First off, I doubt the Discovery Channel is going to air people's murders. I know they show people ALMOST dying a lot, especially during shark week, but actual people getting eaten? And then it's not that easy to get on Shark Week. Most of the people on Shark Week are shark experts OR shark victims OR sometimes both! So what the fuck?

Well, Mark manages to escape from Sheriff Donal Logue by setting him on fire then feeding him to the sharks, Dennis covers Sarah in chum and puts her in the water, and when Mark shows up to save Sarah, Dennis accidentally stabs Red. OH NOW knives effect him. Jesus. The ending's just whatever, you know Mark saves Sarah and the shark eats Dennis in an ironic twist and to further showcase how fucking retarded this movie is, the shark jumps out of the water one last time.

And that's "Shark Night". It's laughable at times but not enough to make it worth watching. It's just stupid, annoying, and a giant waste of time. I feel sorry for people who paid to see this in 3-D cause it was just a waste of money. Even the stuff that's worth seeing in 3-D couldn't save this movie. Just dumb and avoid at all costs.

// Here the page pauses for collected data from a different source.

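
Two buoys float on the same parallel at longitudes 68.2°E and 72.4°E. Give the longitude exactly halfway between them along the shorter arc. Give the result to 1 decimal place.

Signed shortest Δλ from +68.2° to +72.4° is +4.2°.
Midpoint longitude = +68.2° + (+4.2°)/2 = +68.2° + 2.1° = +70.3°.

70.3°E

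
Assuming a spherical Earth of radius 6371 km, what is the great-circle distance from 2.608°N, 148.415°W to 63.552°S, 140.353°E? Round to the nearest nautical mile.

5051 nmi

Δλ = 140.353 − -148.415 = 288.768°; wrapped into (−180°, 180°]: -71.232°.
Δφ = -63.552 − 2.608 = -66.160°.
a = sin²(Δφ/2) + cos φ₁ · cos φ₂ · sin²(Δλ/2) = 0.448796.
c = 2·atan2(√a, √(1−a)) = 1.46821 rad → d = 6371·c ≈ 9353.95 km ≈ 5050.73 nmi.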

(PS: My apologizes if the guy's name wasn't Jamal. I honestly couldn't remember and it was more offensively stereotypical than that.)

1 comment:

Holly Farrar said...

Just watching the film now and I can honestly agree with every word on this page, man this is just an downright awful film, really just an insult to 'Jaws' especially since in the description it's described AS 'Jawsome'
Plus 'Jamal' is called Malik (agreed just as offensive, probably more) and Mark is actually called Nick.
What I want to know is since when the hell do all these sharks get along in one place, honestly they have limited food supplies being as it's only small amounts of fish and college students so eventually I could see the Bulls or even the great white feeding on the cookiecutters...
Another thing too, HOW DOES THE DOG SURVIVE?! I think the death count in this film is 7 or 8 people but, oh no can't kill the doggy!